Nieuw-Zeeland vindt het warm water uit en produceert energie

Geologen hebben in de Alpine Fault, de belangrijkste breuklijn in Nieuw-Zeeland, erg heet water gevonden dat gebruikt kan worden om energie te produceren. Dat zou erg belangrijk zijn voor het land, dat nu al veel geothermische energie uit de grond haalt.
John Townend

De proefboringen werden uitgevoerd in de Alpine Fault, nabij de bij toeristen erg bekende Franz Josef-gletsjer op de westkust van het Zuideiland. De geologen wilden de samenstelling van de bodem onderzoeken, maar stuitten daarbij op erg heet water in grote hoeveelheden. Het resultaat van het onderzoek is gepubliceerd in het magazine Nature.
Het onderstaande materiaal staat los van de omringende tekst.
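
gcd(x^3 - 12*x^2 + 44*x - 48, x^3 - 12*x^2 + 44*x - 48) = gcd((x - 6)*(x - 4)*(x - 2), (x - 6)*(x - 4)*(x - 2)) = x^3 - 12*x^2 + 44*x - 48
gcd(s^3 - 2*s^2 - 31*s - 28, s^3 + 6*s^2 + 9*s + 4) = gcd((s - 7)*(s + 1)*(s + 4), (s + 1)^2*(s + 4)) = s^2 + 5*s + 4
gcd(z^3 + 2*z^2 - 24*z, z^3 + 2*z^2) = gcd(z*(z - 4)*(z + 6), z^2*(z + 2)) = z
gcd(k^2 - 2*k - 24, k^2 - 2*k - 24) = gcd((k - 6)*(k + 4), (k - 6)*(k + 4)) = k^2 - 2*k - 24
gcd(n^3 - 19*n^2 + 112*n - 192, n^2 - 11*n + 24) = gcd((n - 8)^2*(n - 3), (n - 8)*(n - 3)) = n^2 - 11*n + 24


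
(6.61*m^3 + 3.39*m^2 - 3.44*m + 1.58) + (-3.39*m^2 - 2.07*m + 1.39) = 6.61*m^3 - 5.51*m + 2.97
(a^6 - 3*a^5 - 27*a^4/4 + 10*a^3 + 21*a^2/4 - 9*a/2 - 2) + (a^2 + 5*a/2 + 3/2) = a^6 - 3*a^5 - 27*a^4/4 + 10*a^3 + 25*a^2/4 - 2*a - 1/2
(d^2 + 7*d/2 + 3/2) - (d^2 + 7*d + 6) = -7*d/2 - 9/2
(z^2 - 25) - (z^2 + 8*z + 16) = -8*z - 41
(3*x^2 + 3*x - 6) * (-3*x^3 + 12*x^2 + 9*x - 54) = -9*x^5 + 27*x^4 + 81*x^3 - 207*x^2 - 216*x + 324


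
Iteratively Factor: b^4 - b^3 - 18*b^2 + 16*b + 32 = (b + 4)*(b^3 - 5*b^2 + 2*b + 8) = (b + 1)*(b + 4)*(b^2 - 6*b + 8) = (b - 4)*(b + 1)*(b + 4)*(b - 2)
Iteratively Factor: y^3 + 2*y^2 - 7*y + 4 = (y + 4)*(y^2 - 2*y + 1) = (y - 1)*(y + 4)*(y - 1)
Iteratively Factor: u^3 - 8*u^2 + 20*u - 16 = (u - 2)*(u^2 - 6*u + 8) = (u - 4)*(u - 2)*(u - 2)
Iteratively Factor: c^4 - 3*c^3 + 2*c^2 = (c)*(c^3 - 3*c^2 + 2*c) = c^2*(c^2 - 3*c + 2) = c^2*(c - 1)*(c - 2)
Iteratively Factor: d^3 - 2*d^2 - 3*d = (d + 1)*(d^2 - 3*d) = (d - 3)*(d + 1)*(d)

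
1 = 1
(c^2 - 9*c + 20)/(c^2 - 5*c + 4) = (c - 5)/(c - 1)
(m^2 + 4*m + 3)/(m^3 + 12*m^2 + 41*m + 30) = (m + 3)/(m^2 + 11*m + 30)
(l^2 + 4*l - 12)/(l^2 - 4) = (l + 6)/(l + 2)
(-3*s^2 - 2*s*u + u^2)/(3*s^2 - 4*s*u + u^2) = (-s - u)/(s - u)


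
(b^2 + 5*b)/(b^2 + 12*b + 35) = b/(b + 7)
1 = 1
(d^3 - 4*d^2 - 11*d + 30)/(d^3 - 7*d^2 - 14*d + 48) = (d - 5)/(d - 8)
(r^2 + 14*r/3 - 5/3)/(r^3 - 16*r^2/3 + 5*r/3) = (r + 5)/(r*(r - 5))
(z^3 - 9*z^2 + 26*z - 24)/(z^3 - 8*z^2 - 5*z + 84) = (z^2 - 5*z + 6)/(z^2 - 4*z - 21)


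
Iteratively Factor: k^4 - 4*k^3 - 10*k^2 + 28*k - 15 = (k - 5)*(k^3 + k^2 - 5*k + 3) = (k - 5)*(k - 1)*(k^2 + 2*k - 3) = (k - 5)*(k - 1)*(k + 3)*(k - 1)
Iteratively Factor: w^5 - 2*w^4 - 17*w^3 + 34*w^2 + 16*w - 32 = (w - 4)*(w^4 + 2*w^3 - 9*w^2 - 2*w + 8) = (w - 4)*(w - 1)*(w^3 + 3*w^2 - 6*w - 8) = (w - 4)*(w - 2)*(w - 1)*(w^2 + 5*w + 4) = (w - 4)*(w - 2)*(w - 1)*(w + 4)*(w + 1)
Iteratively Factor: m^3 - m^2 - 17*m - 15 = (m - 5)*(m^2 + 4*m + 3) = (m - 5)*(m + 1)*(m + 3)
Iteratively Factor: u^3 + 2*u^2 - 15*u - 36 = (u + 3)*(u^2 - u - 12) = (u + 3)^2*(u - 4)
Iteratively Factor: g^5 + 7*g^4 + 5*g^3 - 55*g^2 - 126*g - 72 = (g + 2)*(g^4 + 5*g^3 - 5*g^2 - 45*g - 36) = (g - 3)*(g + 2)*(g^3 + 8*g^2 + 19*g + 12) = (g - 3)*(g + 2)*(g + 3)*(g^2 + 5*g + 4) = (g - 3)*(g + 1)*(g + 2)*(g + 3)*(g + 4)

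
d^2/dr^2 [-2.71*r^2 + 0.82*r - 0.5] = -5.42000000000000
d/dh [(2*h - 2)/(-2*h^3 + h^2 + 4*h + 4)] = 2*(-2*h^3 + h^2 + 4*h - 2*(h - 1)*(-3*h^2 + h + 2) + 4)/(-2*h^3 + h^2 + 4*h + 4)^2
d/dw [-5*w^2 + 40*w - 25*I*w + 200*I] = -10*w + 40 - 25*I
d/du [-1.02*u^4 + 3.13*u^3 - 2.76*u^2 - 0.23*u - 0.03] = -4.08*u^3 + 9.39*u^2 - 5.52*u - 0.23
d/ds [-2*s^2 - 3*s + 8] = -4*s - 3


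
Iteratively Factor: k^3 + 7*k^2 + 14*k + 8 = (k + 4)*(k^2 + 3*k + 2) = (k + 2)*(k + 4)*(k + 1)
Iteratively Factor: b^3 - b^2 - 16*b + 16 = (b - 1)*(b^2 - 16) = (b - 1)*(b + 4)*(b - 4)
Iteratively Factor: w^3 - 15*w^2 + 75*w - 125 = (w - 5)*(w^2 - 10*w + 25) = (w - 5)^2*(w - 5)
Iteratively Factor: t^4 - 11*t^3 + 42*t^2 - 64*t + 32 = (t - 1)*(t^3 - 10*t^2 + 32*t - 32) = (t - 4)*(t - 1)*(t^2 - 6*t + 8) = (t - 4)*(t - 2)*(t - 1)*(t - 4)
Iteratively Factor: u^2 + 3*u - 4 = (u - 1)*(u + 4)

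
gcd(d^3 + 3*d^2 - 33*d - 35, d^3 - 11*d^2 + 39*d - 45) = d - 5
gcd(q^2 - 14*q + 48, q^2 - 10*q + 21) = 1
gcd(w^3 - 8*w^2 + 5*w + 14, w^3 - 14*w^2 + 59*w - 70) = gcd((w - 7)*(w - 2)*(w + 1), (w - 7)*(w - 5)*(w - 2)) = w^2 - 9*w + 14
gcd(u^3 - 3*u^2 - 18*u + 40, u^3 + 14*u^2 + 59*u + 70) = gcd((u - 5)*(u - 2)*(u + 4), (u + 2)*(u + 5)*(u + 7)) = 1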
Volgens professor Rupert Sutherland van de Victoria Universiteit van Wellington, die de proefboringen leidde, "kan de vondst economisch heel belangrijk zijn voor Nieuw-Zeeland". De Alpine Fault loopt honderden kilometers lang doorheen het Zuideiland en zou dus enorme hoeveelheden van dat hete water kunnen bevatten.

Op een diepte van 630 meter bereikt het een temperatuur van 100 graden Celsius. Normaal bereikt water dat slechts op een diepte van drie kilometer. Die hoge temperatuur is het kookpunt aan de oppervlakte, maar niet ondergronds omdat het water daar onder erg hoge druk staat. Met de stoom van dat water zou nu elektriciteit opgewekt kunnen worden voor de zuivelindustrie in dat deel van het land. Melk en melkpoeder horen bij de belangrijkste uitvoerproducten.

Professor Sutherland ziet twee mogelijkheden voor het warme water. Of dat wordt opgewarmd door het opstuwen van hete rotsen uit de diepte van de aarde of het gaat om smeltwater van de gletsjer dat verhit wordt in contact met warm gesteente.

Nieuw-Zeeland betrekt nu al 15% van zijn energie uit geothermische bronnen, meestal in de regio Taupo op Noordeiland. De Alpine Fault is een van de actiefste breuklijnen ter wereld en er vinden regelmatig aardbevingen plaats. In dat deel van het land zijn er echter weinig grote steden, wat het risico op schade vermindert.